As the world focuses its attention on
millions of refugees uprooted from Syria and Iraq in part because of the
rise of Islamic State (ISIS), no other cause has suffered as much as
that of the Palestinians.
Indeed, the word “Palestinian” and
mention of groups like “Fatah” and “PFLP” (the Popular Front for the
Liberation of Palestine) are fast disappearing from Arab and Islamic
discourse.
They’ve been replaced by ISIS and the new
kids on the block, the myriad of jihadi groups who actually believe in
no states, let alone a Palestinian one.
For the Islamists and their terrorist
extensions the very idea of a nation state — be it Syria, Egypt or even a
future Palestine — is an anathema to the fundamental principle of an
Islamic worldwide caliphate.
In one swift ideological move, the
Islamists pulled the rug from under the feet of the Palestinian national
struggle, something even the Israelis failed to accomplish.
Even when late Israeli prime minister
Golda Meir supposedly declared, “There is no such thing as a Palestinian
people”, she was widely scoffed at. Today, even the typhoid epidemic in
the devastated Palestinian refugee camp of Yarmouk, south of Damascus,
has caused barely a ripple either in the Arab world or the West.
The camp, once home to over 100,000
refugees, now contains a mere 18,000 including 3,500 children, after it
was attacked by ISIS jihadi fighters in April.
Things were not always this bleak for Palestinians or the future state of Palestine.
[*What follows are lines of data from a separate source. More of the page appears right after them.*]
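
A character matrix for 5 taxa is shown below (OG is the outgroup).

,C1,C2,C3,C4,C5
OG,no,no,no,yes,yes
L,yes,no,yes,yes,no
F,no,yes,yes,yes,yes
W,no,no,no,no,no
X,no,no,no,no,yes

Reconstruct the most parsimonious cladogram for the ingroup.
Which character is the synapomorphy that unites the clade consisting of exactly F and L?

C3

Character polarity is set by the outgroup: the derived state is whichever differs from the outgroup's state, so for C4, C5 the derived state is 'no', and for the remaining characters it is 'yes'.
C1: derived state 'yes' in L only — an autapomorphy, so it tells us nothing about relationships among taxa.
C2 (derived state 'yes') is unique to F (autapomorphy; uninformative for grouping).
C3: derived state 'yes' in F and L only — synapomorphy for {F, L}.
C4 (derived state 'no') is shared by W and X — a synapomorphy uniting that clade.
C5 groups L and W, which is incompatible with the clades supported by the remaining characters; treating it as convergent (homoplasy) costs fewer steps than any alternative tree.
Most parsimonious ingroup topology: ((X,W),(L,F)).
The clade {F, L} is supported by C3: its derived state 'yes' occurs in exactly those taxa and in no other taxon (including the outgroup).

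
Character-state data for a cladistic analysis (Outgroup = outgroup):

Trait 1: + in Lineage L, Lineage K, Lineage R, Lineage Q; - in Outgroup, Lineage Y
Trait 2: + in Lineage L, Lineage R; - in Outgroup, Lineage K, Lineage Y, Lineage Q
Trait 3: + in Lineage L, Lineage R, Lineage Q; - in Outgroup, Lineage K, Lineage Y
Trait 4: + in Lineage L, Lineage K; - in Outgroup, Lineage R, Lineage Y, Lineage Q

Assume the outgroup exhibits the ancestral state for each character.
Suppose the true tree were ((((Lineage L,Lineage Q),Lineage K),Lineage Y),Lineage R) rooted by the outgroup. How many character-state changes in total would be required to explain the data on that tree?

Map each character onto ((((Lineage L,Lineage Q),Lineage K),Lineage Y),Lineage R) (rooted by Outgroup) and count the minimum state changes it requires (Fitch parsimony):
Trait 1: 2; Trait 2: 2; Trait 3: 2; Trait 4: 2.
Total tree length = 8.

8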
Many of us, well-wishers of both Israel
and the Palestinian people, remember being giddy with joy 22 years ago
this month, when on Sept. 13, 1993, Palestinian and Israeli shook hands
in a gesture of reconciliation.
In the words of Thomas Friedman of the New York Times:
“In a triumph of hope over history,
Yitzhak Rabin, the Prime Minister of Israel, and Yasser Arafat, the
chairman of the P.L.O., shook hands today on the White House lawn,
sealing the first agreement between Jews and Palestinians to end their
conflict and share the holy land along the River Jordan that they both
call home.”
I distinctly remember an event hosted by
the then Ontario premier Bob Rae at Queen’s Park, where Canadian
Palestinians and Jews and their well-wishers thought we had come to the
New Jerusalem. Our ecstasy, however, was short-lived. On both sides,
enemies of the deal worked to sabotage it.
A radical Jew assassinated Rabin inside
Israel while Arafat was forced to take up a confrontational posture just
to appear credible on the Arab street.
Seven years later, on July 11, 2000,
Israel’s Prime Minister Ehud Barak and Palestinian Authority chairman
Yasser Arafat were to meet at Camp David under the chairmanship of U.S.
president Bill Clinton to sign the “final status settlement.” They did
meet, but Arafat rejected the deal. He made a monumental mistake, best
described by Shakespeare in another context:
“There is a tide in the affairs of men, Which taken at the flood, leads on to fortune.
Omitted, all the voyage of their life is bound in shallows and in miseries.
On such a full sea are we now afloat. And we must take the current when it serves, or lose our ventures.”
Today, if Israel wants, it can facilitate the creation of a Palestinian state.
The Jews have given more than their share to civilization. But creating a state for a sworn enemy could be their greatest glory.